Rock Toss (junoon interview)

Junoon’s interview by COREY LEVITAN pubished in the NY post

November 25, 2001 – Most rock musicians are either supporting the United States’ bombing of Afghanistan or holding their tongues. Not the members of Junoon.
“By bombing Afghanistan immediately, that was kind of jumping the gun slightly,” said Salman Ahmad, the band’s 38-year-old songwriter and lead guitarist.

Junoon is the biggest rock band in Pakistan, where anti-American demonstrations have gained in number and ferocity since the bombing began in neighboring Afghanistan last month.

Following Sept. 11, the long-haired rockers - whose groove blends Led Zeppelin and U2 with Ravi Shankar and Nusrat Fateh Ali Khan - have been touring North America, and on Oct. 24 became the first rock band to perform before the U.N.'s General Assembly.

Junoon also is the subject of a VH1 news special, “Islamabad Rock City,” airing Thursday at 10 p.m.

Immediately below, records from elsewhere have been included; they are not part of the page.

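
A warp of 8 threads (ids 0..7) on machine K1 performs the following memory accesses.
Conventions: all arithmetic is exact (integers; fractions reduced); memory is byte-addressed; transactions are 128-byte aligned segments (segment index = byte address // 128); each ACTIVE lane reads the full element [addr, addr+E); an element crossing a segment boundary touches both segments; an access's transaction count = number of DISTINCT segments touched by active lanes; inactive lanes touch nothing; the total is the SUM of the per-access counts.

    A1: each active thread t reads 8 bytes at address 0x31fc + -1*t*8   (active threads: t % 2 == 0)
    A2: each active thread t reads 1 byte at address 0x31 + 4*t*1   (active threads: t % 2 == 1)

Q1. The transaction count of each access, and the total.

A1: 2 transactions
A2: 1 transaction

Answer: 2,1; total 3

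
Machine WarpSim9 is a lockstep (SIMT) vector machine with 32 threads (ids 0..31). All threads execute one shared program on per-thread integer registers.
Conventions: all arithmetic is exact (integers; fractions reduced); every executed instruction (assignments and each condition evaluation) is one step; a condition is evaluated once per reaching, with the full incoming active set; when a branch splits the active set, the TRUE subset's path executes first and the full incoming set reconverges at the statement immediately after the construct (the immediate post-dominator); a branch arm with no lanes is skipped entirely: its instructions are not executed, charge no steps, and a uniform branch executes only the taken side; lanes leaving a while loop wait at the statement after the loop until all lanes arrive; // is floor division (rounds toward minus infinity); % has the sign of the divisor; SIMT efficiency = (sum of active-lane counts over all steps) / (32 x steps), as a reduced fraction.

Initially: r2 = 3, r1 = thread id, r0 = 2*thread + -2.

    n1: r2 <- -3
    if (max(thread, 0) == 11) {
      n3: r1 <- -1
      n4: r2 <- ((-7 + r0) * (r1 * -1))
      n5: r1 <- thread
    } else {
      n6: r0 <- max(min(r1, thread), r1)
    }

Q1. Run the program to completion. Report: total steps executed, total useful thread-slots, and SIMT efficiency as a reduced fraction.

Answer: 6 steps, 98 useful, 49/96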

But don’t expect them to support the United States’ approach to uprooting the Taliban.

“I think that there still is another option, in which you can still put the same pressure on the Taliban without bombing them,” said Ahmad.

“I think there should be an international terrorist court. Obviously, the whole world community has to be a part of it. But it can’t be seen as just one country acting as judge, jury and executioner, because in the long term that backfires on you.”

Formed in 1990, Junoon - whose name means passion - lives in the Pakistani city of Karachi. Its members sing mostly in the national language of Urdu.

But Ahmad speaks in perfect English peppered every three or four sentences with the word “dude.” That’s because he grew up in Rockland County in the 1970s; his dad worked in the city for Pakistan International Airlines.

“I think what happened in the United States was a huge tragedy, and no way can that be condoned by any nation, any religion, any people,” said Ahmad. “But the fact is, you want to kill terrorists. What you don’t want to do is start a larger war.”

Ahmad follows the Sufi Islamic tradition, which preaches tolerance. Bassist Brian O’Connell, Ahmad’s classmate at Tappan Zee High School, is the group’s only non-Sufi. He’s an Irish Catholic from Queens who went to Pakistan in 1992 to help record Junoon’s second album.

Although he says he’s against U.S. policy (“I don’t believe in war at all,” he clarified), Ahmad is eager to spread the word that the terrorists did not act on behalf of Islam.

“The hijackers didn’t just hijack planes, they hijacked a religion,” he said. “The killing of innocent men, women and children is prohibited in Islam. So is suicide. Osama bin Laden and the Taliban have perverted the religion, and the 1.5 billion people who follow this religion are in a crisis of identity because of 9/11.”

Ahmad explained that many Pakistanis - even Junoon fans - are of the opinion that Muslims everywhere are being attacked by U.S. imperialist bombs.

“Setting them straight is like walking a tightrope,” Ahmad said. "It’s a misconception that all Pakistanis are these angry people screaming, ‘Death to America.’

"What you see on CNN is 30,000 people at most coming out to the streets. But the country has 140 million people, so it’s a real small percentage.

“Having said that, they are a nuisance. They are really loud and armed to the teeth.”